The performances remain stellar. Baranski reigns over every one of her scenes as Agnes, who wields her inflections as a master artist wields her brush. (“I’ll spend the rest of my days with society’s cast-offs, and women of ill-repute!”) Nixon brings a gentle strength to Ada, and Coon is haughty perfection as Bertha. Not only do we get the thrill of seeing Baranski and McDonald on screen together, but the latter’s Dorothy also has a gripping face-off with Rashad’s Elizabeth. (What a time to be alive!)

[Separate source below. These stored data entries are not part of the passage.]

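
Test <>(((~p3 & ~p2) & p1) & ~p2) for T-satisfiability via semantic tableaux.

1. <>(((~p3 & ~p2) & p1) & ~p2), u
2. ((~p3 & ~p2) & p1) & ~p2, v
3. (~p3 & ~p2) & p1, v
4. ~p2, v
5. ~p3 & ~p2, v
6. p1, v
7. ~p3, v
Accessibility: uRu, uRv, vRv

Satisfiable (open branch found)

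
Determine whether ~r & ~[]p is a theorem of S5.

Tableau for the negation ~(~r & ~[]p):
1. ~(~r & ~[]p), w0
2. []p, w0   [~&-rule on 1 (branches; this branch)]
3. p, w0   [[]-rule on 2 via w0Rw0]
Accessibility: w0Rw0
The negation has an open branch (countermodel exists).

Not valid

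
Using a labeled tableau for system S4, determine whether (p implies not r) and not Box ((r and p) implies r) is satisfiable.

Unsatisfiable (every branch closes)

1. (p implies not r) and not Box ((r and p) implies r), u
2. p implies not r, u   [and-rule on 1]
3. not Box ((r and p) implies r), u   [and-rule on 1]
4. not r, u   [implies-rule on 2 (branches; this branch)]
5. not ((r and p) implies r), v   [neg-Box-rule on 3: fresh world v, uRv]
6. r and p, v   [neg-implies-rule on 5]
7. not r, v   [neg-implies-rule on 5]
8. r, v   [and-rule on 6]
9. p, v   [and-rule on 6]
Accessibility: uRu, uRv, vRv
Branch closes: r and not r both at v.
Every branch closes; the branch above is one of them.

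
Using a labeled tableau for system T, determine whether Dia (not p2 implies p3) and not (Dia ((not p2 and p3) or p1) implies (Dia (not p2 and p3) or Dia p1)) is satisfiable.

Unsatisfiable (every branch closes)

1. Dia (not p2 implies p3) and not (Dia ((not p2 and p3) or p1) implies (Dia (not p2 and p3) or Dia p1)), w0
2. Dia (not p2 implies p3), w0   [and-rule on 1]
3. not (Dia ((not p2 and p3) or p1) implies (Dia (not p2 and p3) or Dia p1)), w0   [and-rule on 1]
4. Dia ((not p2 and p3) or p1), w0   [neg-implies-rule on 3]
5. not (Dia (not p2 and p3) or Dia p1), w0   [neg-implies-rule on 3]
6. not Dia (not p2 and p3), w0   [neg-or-rule on 5]
7. not Dia p1, w0   [neg-or-rule on 5]
8. not (not p2 and p3), w0   [neg-Dia-rule on 6 via w0Rw0]
9. not p1, w0   [neg-Dia-rule on 7 via w0Rw0]
10. not p3, w0   [neg-and-rule on 8 (branches; this branch)]
11. not p2 implies p3, w1   [Dia-rule on 2: fresh world w1, w0Rw1]
12. not (not p2 and p3), w1   [neg-Dia-rule on 6 via w0Rw1]
13. not p1, w1   [neg-Dia-rule on 7 via w0Rw1]
14. p3, w1   [implies-rule on 11 (branches; this branch)]
15. p2, w1   [neg-and-rule on 12 (branches; this branch)]
16. (not p2 and p3) or p1, w2   [Dia-rule on 4: fresh world w2, w0Rw2]
17. not (not p2 and p3), w2   [neg-Dia-rule on 6 via w0Rw2]
18. not p1, w2   [neg-Dia-rule on 7 via w0Rw2]
19. not p2 and p3, w2   [or-rule on 16 (branches; this branch)]
20. not p2, w2   [and-rule on 19]
21. p3, w2   [and-rule on 19]
22. not p3, w2   [neg-and-rule on 17 (branches; this branch)]
Accessibility: w0Rw0, w0Rw1, w0Rw2, w1Rw1, w2Rw2
Branch closes: p3 and not p3 both at w2.
(One branch shown.) All branches close.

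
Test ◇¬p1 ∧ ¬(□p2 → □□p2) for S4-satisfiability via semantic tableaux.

Unsatisfiable (every branch closes)

1. ◇¬p1 ∧ ¬(□p2 → □□p2), u
2. ◇¬p1, u
3. ¬(□p2 → □□p2), u
4. □p2, u
5. ¬□□p2, u
6. p2, u
7. ¬p1, v
8. p2, v
9. ¬□p2, w
10. p2, w
11. ¬p2, x
12. p2, x
Accessibility: uRu, uRv, uRw, uRx, vRv, wRw, wRx, xRx
Branch closes: p2 and ¬p2 both at x.
All branches of the tableau close; one closing branch shown above.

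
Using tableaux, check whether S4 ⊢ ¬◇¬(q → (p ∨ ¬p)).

Yes, valid

Tableau for the negation ◇¬(q → (p ∨ ¬p)):
1. ◇¬(q → (p ∨ ¬p)), 0
2. ¬(q → (p ∨ ¬p)), 1   [◇-rule on 1: fresh world 1, 0R1]
3. q, 1   [¬→-rule on 2]
4. ¬(p ∨ ¬p), 1   [¬→-rule on 2]
5. ¬p, 1   [¬∨-rule on 4]
6. p, 1   [¬∨-rule on 4]
Accessibility: 0R0, 0R1, 1R1
Branch closes: p and ¬p both at 1.
Every branch of the negation's tableau closes; the branch above is one of them.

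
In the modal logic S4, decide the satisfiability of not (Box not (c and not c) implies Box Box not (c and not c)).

Unsatisfiable (every branch closes)

1. not (Box not (c and not c) implies Box Box not (c and not c)), w0
2. Box not (c and not c), w0   [neg-implies-rule on 1]
3. not Box Box not (c and not c), w0   [neg-implies-rule on 1]
4. not (c and not c), w0   [Box-rule on 2 via w0Rw0]
5. c, w0   [neg-and-rule on 4 (branches; this branch)]
6. not Box not (c and not c), w1   [neg-Box-rule on 3: fresh world w1, w0Rw1]
7. not (c and not c), w1   [Box-rule on 2 via w0Rw1]
8. c, w1   [neg-and-rule on 7 (branches; this branch)]
9. c and not c, w2   [neg-Box-rule on 6: fresh world w2, w1Rw2]
10. c, w2   [and-rule on 9]
11. not c, w2   [and-rule on 9]
Accessibility: w0Rw0, w0Rw1, w0Rw2, w1Rw1, w1Rw2, w2Rw2
Branch closes: c and not c both at w2.
Every branch closes; the branch above is one of them.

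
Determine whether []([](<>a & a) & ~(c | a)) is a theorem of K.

Not valid

Tableau for the negation ~[]([](<>a & a) & ~(c | a)):
1. ~[]([](<>a & a) & ~(c | a)), w0
2. ~([](<>a & a) & ~(c | a)), w1
3. c | a, w1
4. a, w1
Accessibility: w0Rw1
The negation has an open branch (countermodel exists).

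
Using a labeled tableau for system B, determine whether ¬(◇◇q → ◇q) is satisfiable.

Satisfiable (open branch found)

1. ¬(◇◇q → ◇q), u
2. ◇◇q, u
3. ¬◇q, u
4. ¬q, u
5. ◇q, v
6. ¬q, v
7. q, w
Accessibility: uRu, uRv, vRu, vRv, vRw, wRv, wRw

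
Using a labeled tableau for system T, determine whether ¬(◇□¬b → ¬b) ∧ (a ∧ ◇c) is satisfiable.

Satisfiable (open branch found)

1. ¬(◇□¬b → ¬b) ∧ (a ∧ ◇c), u
2. ¬(◇□¬b → ¬b), u
3. a ∧ ◇c, u
4. ◇□¬b, u
5. b, u
6. a, u
7. ◇c, u
8. □¬b, v
9. ¬b, v
10. c, w
Accessibility: uRu, uRv, uRw, vRv, wRw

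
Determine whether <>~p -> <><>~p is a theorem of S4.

Tableau for the negation ~(<>~p -> <><>~p):
1. ~(<>~p -> <><>~p), u
2. <>~p, u
3. ~<><>~p, u
4. ~<>~p, u
5. p, u
6. ~p, v
7. ~<>~p, v
8. p, v
Accessibility: uRu, uRv, vRv
Branch closes: p and ~p both at v.
All branches of the negation close; one closing branch shown above.

Valid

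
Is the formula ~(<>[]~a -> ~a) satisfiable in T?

Satisfiable

1. ~(<>[]~a -> ~a), w0
2. <>[]~a, w0   [~->-rule on 1]
3. a, w0   [~->-rule on 1]
4. []~a, w1   [<>-rule on 2: fresh world w1, w0Rw1]
5. ~a, w1   [[]-rule on 4 via w1Rw1]
Accessibility: w0Rw0, w0Rw1, w1Rw1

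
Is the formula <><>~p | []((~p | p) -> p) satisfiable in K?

1. <><>~p | []((~p | p) -> p), u
2. []((~p | p) -> p), u   [|-rule on 1 (branches; this branch)]

Satisfiable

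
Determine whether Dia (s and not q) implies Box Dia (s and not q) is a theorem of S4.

Invalid (countermodel exists)

Tableau for the negation not (Dia (s and not q) implies Box Dia (s and not q)):
1. not (Dia (s and not q) implies Box Dia (s and not q)), 0
2. Dia (s and not q), 0   [neg-implies-rule on 1]
3. not Box Dia (s and not q), 0   [neg-implies-rule on 1]
4. s and not q, 1   [Dia-rule on 2: fresh world 1, 0R1]
5. s, 1   [and-rule on 4]
6. not q, 1   [and-rule on 4]
7. not Dia (s and not q), 2   [neg-Box-rule on 3: fresh world 2, 0R2]
8. not (s and not q), 2   [neg-Dia-rule on 7 via 2R2]
9. q, 2   [neg-and-rule on 8 (branches; this branch)]
Accessibility: 0R0, 0R1, 0R2, 1R1, 2R2
The negation has an open branch (countermodel exists).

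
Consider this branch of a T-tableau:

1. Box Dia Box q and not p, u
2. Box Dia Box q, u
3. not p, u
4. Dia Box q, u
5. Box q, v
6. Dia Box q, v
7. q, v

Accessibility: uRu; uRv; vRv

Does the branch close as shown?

Open

No atom appears with both signs at the same world.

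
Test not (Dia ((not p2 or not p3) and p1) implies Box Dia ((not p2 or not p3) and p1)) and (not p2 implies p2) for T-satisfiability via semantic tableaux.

1. not (Dia ((not p2 or not p3) and p1) implies Box Dia ((not p2 or not p3) and p1)) and (not p2 implies p2), w0
2. not (Dia ((not p2 or not p3) and p1) implies Box Dia ((not p2 or not p3) and p1)), w0
3. not p2 implies p2, w0
4. Dia ((not p2 or not p3) and p1), w0
5. not Box Dia ((not p2 or not p3) and p1), w0
6. p2, w0
7. (not p2 or not p3) and p1, w1
8. not p2 or not p3, w1
9. p1, w1
10. not p3, w1
11. not Dia ((not p2 or not p3) and p1), w2
12. not ((not p2 or not p3) and p1), w2
13. not p1, w2
Accessibility: w0Rw0, w0Rw1, w0Rw2, w1Rw1, w2Rw2

Satisfiable (open branch found)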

Phylicia Rashad on ‘The Gilded Age’.

Max


Once again, the guest cast is superb: Bill Camp, sporting a magnificent handlebar mustache, is gloriously gruff as Wall Street power broker J.P. Morgan, who joins George in his railroad scheme. Andrea Martin is suitably theatrical as Madame Dashkova, a so-called medium, and LisaGay Hamilton makes a welcome appearance as suffragist Frances Ellen Watkins Harper, who recruits Peggy to her cause. Merritt Wever arrives as Bertha’s sister, Monica, who is as grounded and unfussy as Mrs. Russell is grand. (Apologies to the many, many other actors in this vast ensemble; you’re all due individual accolades, but this review is already running long.)

The season’s only misstep comes in the finale, when the growing tension between George and Bertha builds to a climax that is somewhat confounding and — in this viewer’s opinion — out of character for George. The revelation feels particularly tacked on in an episode that’s otherwise filled with glamour (two balls!), a romantic proposal, and hard-fought social victories. But it’s a small quibble, and after three increasingly enjoyable seasons, perhaps it’s best to trust that Fellowes and Warfield know what they’re doing. As Bertha says to her disapproving husband, “I won’t question your business if you don’t question mine.” Grade: A-

The Gilded Age season 3 premieres Sunday, June 22 at 9 p.m. ET/PT, on HBO.